Specifically, the SEC alleges that in 2000, Delphi engaged in two fraudulent accounting and disclosure schemes, which resulted in the company hiding a $237-million warranty claim asserted by its former parent company, and inflating its net income by $202 million. According to the charges, Delphi also entered into two improper inventory schemes in the fourth quarter of 2000, through which it agreed to sell roughly $270 million of metals, automotive batteries, and generator cores to two third parties at year-end, while simultaneously agreeing to repurchase the inventory in the following quarter for the original sales price, plus interest charges and structuring fees. The alleged deals enabled Delphi to inflate its cash flow from operations by $200 million, engineer $270 million in inventory reductions, and improperly report $80 million in net income.

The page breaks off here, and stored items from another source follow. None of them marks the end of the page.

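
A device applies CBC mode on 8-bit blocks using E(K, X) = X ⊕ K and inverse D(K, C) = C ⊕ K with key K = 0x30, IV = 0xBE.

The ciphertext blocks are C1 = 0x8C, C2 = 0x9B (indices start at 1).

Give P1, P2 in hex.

P1 = 0x02, P2 = 0x27

CBC decryption: P_i = D(K, C_i) ⊕ C_{i−1}, with C_{0} = IV.
P1: D(K, 0x8C) = 0xBC; 0xBC ⊕ 0xBE = 0x02.
P2: D(K, 0x9B) = 0xAB; 0xAB ⊕ 0x8C = 0x27.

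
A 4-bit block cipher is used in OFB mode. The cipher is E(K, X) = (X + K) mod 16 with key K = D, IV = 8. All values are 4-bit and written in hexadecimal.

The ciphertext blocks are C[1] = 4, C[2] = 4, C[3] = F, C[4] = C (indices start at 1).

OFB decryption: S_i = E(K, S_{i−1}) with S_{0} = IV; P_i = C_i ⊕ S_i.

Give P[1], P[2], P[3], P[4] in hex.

P[1]: S = E(K, 8) = 5; 4 ⊕ 5 = 1.
P[2]: S = E(K, 5) = 2; 4 ⊕ 2 = 6.
P[3]: S = E(K, 2) = F; F ⊕ F = 0.
P[4]: S = E(K, F) = C; C ⊕ C = 0.

P[1] = 1, P[2] = 6, P[3] = 0, P[4] = 0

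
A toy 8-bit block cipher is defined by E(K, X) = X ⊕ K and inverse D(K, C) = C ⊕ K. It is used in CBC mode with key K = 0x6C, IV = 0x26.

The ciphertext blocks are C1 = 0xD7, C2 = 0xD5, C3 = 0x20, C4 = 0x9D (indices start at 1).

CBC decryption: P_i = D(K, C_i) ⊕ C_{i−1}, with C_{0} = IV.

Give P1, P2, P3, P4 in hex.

P1 = 0x9D, P2 = 0x6E, P3 = 0x99, P4 = 0xD1

P1: D(K, 0xD7) = 0xBB; 0xBB ⊕ 0x26 = 0x9D.
P2: D(K, 0xD5) = 0xB9; 0xB9 ⊕ 0xD7 = 0x6E.
P3: D(K, 0x20) = 0x4C; 0x4C ⊕ 0xD5 = 0x99.
P4: D(K, 0x9D) = 0xF1; 0xF1 ⊕ 0x20 = 0xD1.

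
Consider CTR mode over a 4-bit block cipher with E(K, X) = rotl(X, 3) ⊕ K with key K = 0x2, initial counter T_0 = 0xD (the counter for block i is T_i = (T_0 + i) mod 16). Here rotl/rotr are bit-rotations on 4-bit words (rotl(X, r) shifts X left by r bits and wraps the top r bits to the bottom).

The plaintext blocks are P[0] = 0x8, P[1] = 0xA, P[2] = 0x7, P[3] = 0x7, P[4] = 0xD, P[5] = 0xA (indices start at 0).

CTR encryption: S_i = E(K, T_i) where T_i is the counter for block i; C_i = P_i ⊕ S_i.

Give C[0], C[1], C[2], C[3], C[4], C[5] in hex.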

The SEC also alleged that in the fourth quarter of 2001, Delphi solicited a $20 million lump sum payment from an IT company in return for Delphi providing new business to the IT company. The SEC claims that Delphi agreed to repay the $20 million over five years, with interest, which made the payment, in substance, a loan to the IT company. “However, in order to meet earnings forecasts for the quarter, Delphi improperly accounted for the $20 million payment as if it was a nonrefundable rebate on past business, rather than a liability,” the regulator added.

Finally, from 2003 to 2004, the SEC claimed that Delphi hid up to $325 million in factoring—sales of accounts receivables—to improperly boost non-GAAP, pro forma measures of Delphi’s financial performance. Hiding the factoring allowed Delphi to overstate materially its “Street net liquidity,” a pro forma measure, during that two-year period, according to the SEC.

Explaining why the regulator did not impose a penalty on the company, Fredric D. Firestone, an associate director in the SEC’s Division of Enforcement, stated, “Despite engaging in widespread fraudulent conduct, Delphi took significant remedial steps and cooperated extensively with the Commission’s investigation.” He added that this is consistent with the principles announced by the SEC in January 2006 regarding financial penalties, which rewards companies for remediation and cooperation, among other things.

Under the individual settlements, the SEC said Dawes agreed to a five-year officer-and-director bar, and to pay disgorgement of $253,000 plus prejudgment interest of $134,000, and a penalty of $300,000. Pasricha agreed to pay a penalty of $55,000.

In connection with the civil action, Marion and two non-finance executives each agreed to the institution of settled administrative cease-and-desist proceedings against them.